Comment peut-il se faire dans ces conditions que, le 20 novembre précédent, le pape ait approuvé et donné un fondement juridique à la donation faite par son frère qui venait, selon lui, de décéder, mais en réalité était, nous en sommes maintenant, certain, toujours de ce monde12. Nous ne voyons qu’une explication : la crainte de Clément V que son frère grièvement blessé ne meure avant d’avoir disposé du domaine de Pessac. Le pape, comme la suite des événements l’a montré, voulait que ce domaine revînt aux archevêques de Bordeaux, probablement parce qu’il avait contribué à son achat. Or Gaillard survécut encore deux mois. Que l’acte du 20 novembre ait été ensuite “oublié” et ne fit jamais l’objet d’une expédition, la chose est certaine. Il suffit alors à Clément V d’affirmer trois ans plus tard que son frère lui avait “naguère” donné le domaine, ce qui est inexact puisque, de l’aveu même du souverain pontife, son frère en avait déjà fait don à l’archevêque de Bordeaux. En tout cas dans son testament, Gaillard ne revient pas sur cette donation. La seule allusion qui soit faite au domaine de Pessac concerne son bayle (bailli), auquel il lègue 20 livres arnaudines (monnaie agenaise). Quant à l’ensemble des biens qu’il possédait dans le diocèse de Bordeaux, Gaillard en fait don à son frère aîné, Arnaud Garcie, le chef de famille, vicomte de Lomagne et Auvillar13.

Il est exceptionnel de disposer, au début du XIVsiècle, d’informations aussi précises sur un domaine que celles qui sont contenues dans l’acte de donation de la Mothe de Pessac, de novembre 1305. D’ailleurs, cette description nous ramène facilement aux environs de 1250. Si trente archevêques ont présidé, cinq siècles durant, aux destinées de la Mothe de Pessac, cette seigneurie ne changea pas de propriétaire jusqu’à sa disparition à la Révolution.
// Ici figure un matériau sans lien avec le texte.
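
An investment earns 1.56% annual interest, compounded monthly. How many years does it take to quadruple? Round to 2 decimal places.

(1 + 0.0013)^(12t) = 4.
12t = ln 4 / ln(1 + 0.0013) ≈ 1.3863/0.00129916 ≈ 1067.0733.
t ≈ 88.9228.

88.92 years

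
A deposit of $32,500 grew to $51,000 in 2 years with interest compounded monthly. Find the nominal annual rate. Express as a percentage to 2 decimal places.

The 24-period growth factor is 51,000/32,500 = 1.56923.
r/12 = 1.56923^(1/24) − 1 ≈ 0.0189517, so r ≈ 12·0.0189517 = 22.74209%.

22.74%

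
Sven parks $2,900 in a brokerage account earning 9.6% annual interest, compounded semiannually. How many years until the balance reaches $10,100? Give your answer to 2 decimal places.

We need (1 + 0.048)^(2t) = 3.4828, so 2t = ln 3.4828 / ln 1.048 ≈ 26.6154.
t ≈ 26.6154/2 = 13.3077 years.

13.31 years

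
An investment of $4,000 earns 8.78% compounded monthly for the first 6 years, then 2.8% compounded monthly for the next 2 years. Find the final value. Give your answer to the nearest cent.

$7,149.99

Phase 1: 4,000·(1 + 0.0878/12)^72 ≈ 6,761.0385.
Phase 2: 6,761.0385·(1 + 0.028/12)^24 ≈ 7,149.9922.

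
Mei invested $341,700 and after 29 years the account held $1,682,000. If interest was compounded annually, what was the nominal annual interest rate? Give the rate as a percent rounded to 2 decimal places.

5.65%

(1 + r)^29 = 1,682,000/341,700 = 4.92245.
1 + r = 4.92245^(1/29) ≈ 1.056497, so r ≈ 0.0564971.
r ≈ 5.64971%.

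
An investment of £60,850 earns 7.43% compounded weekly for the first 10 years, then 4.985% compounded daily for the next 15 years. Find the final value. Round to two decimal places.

£270,042.80

Phase 1: 60,850·(1 + 0.0743/52)^520 ≈ 127,853.0437.
Phase 2: 127,853.0437·(1 + 0.04985/365)^5475 ≈ 270,042.7962.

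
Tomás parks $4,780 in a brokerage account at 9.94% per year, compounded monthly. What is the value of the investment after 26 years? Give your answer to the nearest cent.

$62,689.60

Growth factor = (1 + 0.0994/12)^312 ≈ 13.114979106.
A ≈ 4,780 × 13.114979106 ≈ 62,689.6001.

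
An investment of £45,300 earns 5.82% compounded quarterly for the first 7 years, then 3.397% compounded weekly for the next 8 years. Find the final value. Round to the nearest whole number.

£89,072

Phase 1: 45,300·(1 + 0.01455)^28 ≈ 67,882.0497.
Phase 2: 67,882.0497·(1 + 0.03397/52)^416 ≈ 89,071.8109.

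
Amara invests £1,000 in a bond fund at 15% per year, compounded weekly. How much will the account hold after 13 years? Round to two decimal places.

£7,008.98

Growth factor = (1 + 0.15/52)^676 ≈ 7.008984997.
A ≈ 1,000 × 7.008984997 ≈ 7,008.9850.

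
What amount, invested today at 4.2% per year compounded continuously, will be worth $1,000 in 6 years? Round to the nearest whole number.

P = A·e^(−rt) = 1,000·e^(−0.252).
e^(−0.252) ≈ 0.777244738, so P ≈ 777.2447.

$777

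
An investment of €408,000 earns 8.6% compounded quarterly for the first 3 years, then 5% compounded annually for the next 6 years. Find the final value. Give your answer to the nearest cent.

After 3 years at 8.6%: 408,000 × 1.29080444308 ≈ 526,648.2128.
Then 6 years at 5%: 526,648.2128 × 1.34009564063 ≈ 705,758.9741.

€705,758.97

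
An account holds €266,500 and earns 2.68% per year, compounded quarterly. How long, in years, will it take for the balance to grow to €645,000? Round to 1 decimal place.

(1 + 0.0067)^(4t) = 645,000/266,500 = 2.4203.
4t·ln(1 + 0.0067) = ln(2.4203); 4t = 0.88388/0.00667765 ≈ 132.3632.
t ≈ 33.0908 years.

33.1 years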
Ainsi, des documents figurés qui ne datent parfois que du XVIIIsiècle sont susceptibles d’éclairer des informations plus anciennes de plusieurs siècles. Nous avons pu ainsi situer et reconstituer le domaine tel qu’il était en 1305. Il subsiste encore aujourd’hui une des deux mottes élevées par la famille de Pessac, une fontaine dénommée au XVIIIe siècle Fontaine du Pape, alimentée par la fons vivus. À partir de la fin du XVsiècle, les archevêques concédèrent en tenures (baux emphytéotiques) les parties boisées du domaine qui furent alors plantées en vigne. Une chartreuse du XVIIIe, bâtie par l’un des tenanciers à côté de la motte, a remplacé la résidence de Clément V.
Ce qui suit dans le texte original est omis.